Murray provides us with a colorful anecdote about a dedicated schoolteacher who left the profession because the high-stakes tests stifled his professionalism. Truly, losing quality people from the teaching profession is a shame. But the goal of our education system is student learning, not teacher autonomy. And qualified teachers have little to fear from tests that accurately measure effective teaching.
It is worth noting that Murray’s larger point — that focusing on the percent of students reaching an arbitrarily chosen benchmark we call “proficient” instead of raw scores is imprecise and can lead to misleading results — is bang on. Murray describes expertly how reporting test results as the percent who read at certain levels throws away very useful information and is prone to unreasonable spinning of the results.

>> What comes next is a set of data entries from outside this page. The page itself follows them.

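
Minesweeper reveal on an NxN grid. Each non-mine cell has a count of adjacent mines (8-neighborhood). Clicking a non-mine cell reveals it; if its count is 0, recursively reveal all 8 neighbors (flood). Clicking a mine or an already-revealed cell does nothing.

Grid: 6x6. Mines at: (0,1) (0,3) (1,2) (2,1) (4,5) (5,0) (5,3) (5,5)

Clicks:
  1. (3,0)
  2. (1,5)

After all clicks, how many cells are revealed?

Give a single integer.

Click 1 (3,0) count=1: revealed 1 new [(3,0)] -> total=1
Click 2 (1,5) count=0: revealed 16 new [(0,4) (0,5) (1,3) (1,4) (1,5) (2,2) (2,3) (2,4) (2,5) (3,2) (3,3) (3,4) (3,5) (4,2) (4,3) (4,4)] -> total=17

Answer: 17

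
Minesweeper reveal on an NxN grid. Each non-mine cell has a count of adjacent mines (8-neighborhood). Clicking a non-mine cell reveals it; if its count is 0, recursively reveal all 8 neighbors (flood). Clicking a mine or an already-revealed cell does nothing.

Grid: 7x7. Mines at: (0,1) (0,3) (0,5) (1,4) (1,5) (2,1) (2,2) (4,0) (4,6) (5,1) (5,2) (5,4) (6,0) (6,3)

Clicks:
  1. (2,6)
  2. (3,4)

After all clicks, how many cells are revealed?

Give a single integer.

Answer: 10

Derivation:
Click 1 (2,6) count=1: revealed 1 new [(2,6)] -> total=1
Click 2 (3,4) count=0: revealed 9 new [(2,3) (2,4) (2,5) (3,3) (3,4) (3,5) (4,3) (4,4) (4,5)] -> total=10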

However, rather than using these criticisms to improve NCLB and other high-stakes testing policies, Murray would have us through the baby out with the bathwater. The answer is not less accountability, but rather a system that utilizes test scores efficiently.

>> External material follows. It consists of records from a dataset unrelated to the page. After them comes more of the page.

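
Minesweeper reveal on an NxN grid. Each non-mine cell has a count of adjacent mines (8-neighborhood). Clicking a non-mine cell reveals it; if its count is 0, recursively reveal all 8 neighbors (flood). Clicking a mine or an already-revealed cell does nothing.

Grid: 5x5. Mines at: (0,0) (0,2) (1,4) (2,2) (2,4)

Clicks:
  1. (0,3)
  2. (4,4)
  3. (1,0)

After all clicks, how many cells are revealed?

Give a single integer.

Answer: 15

Derivation:
Click 1 (0,3) count=2: revealed 1 new [(0,3)] -> total=1
Click 2 (4,4) count=0: revealed 14 new [(1,0) (1,1) (2,0) (2,1) (3,0) (3,1) (3,2) (3,3) (3,4) (4,0) (4,1) (4,2) (4,3) (4,4)] -> total=15
Click 3 (1,0) count=1: revealed 0 new [(none)] -> total=15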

Though the money-manager hypothetical may seem outlandish, respected people make such arguments about public schools every day. But in education — or anything else that matters — we have no hope to manage what we do not measure in some way. Without testing we have no way of knowing how well (or poorly) our schools are performing, and we are left to trust schools when they tell us that they are doing their best. That public schools insist that they are performing up-to-par should provide no more comfort than if your money manager insisted that you need not see your portfolio because he was working as hard as he could to invest your money properly.
Research suggests that high-stakes testing can improve real student proficiency. We should not go back to the days when we had no tools for measuring and holding schools accountable for teaching students even the most basic skills.
Jay P. Greene is Endowed Professor in the Department of Education Reform at the University of Arkansas and a senior fellow at the Manhattan Institute. Marcus A. Winters is a senior research associate at the Manhattan Institute and a Doctoral Academy Fellow at the University of Arkansas. This article previously appeared in National Review Online.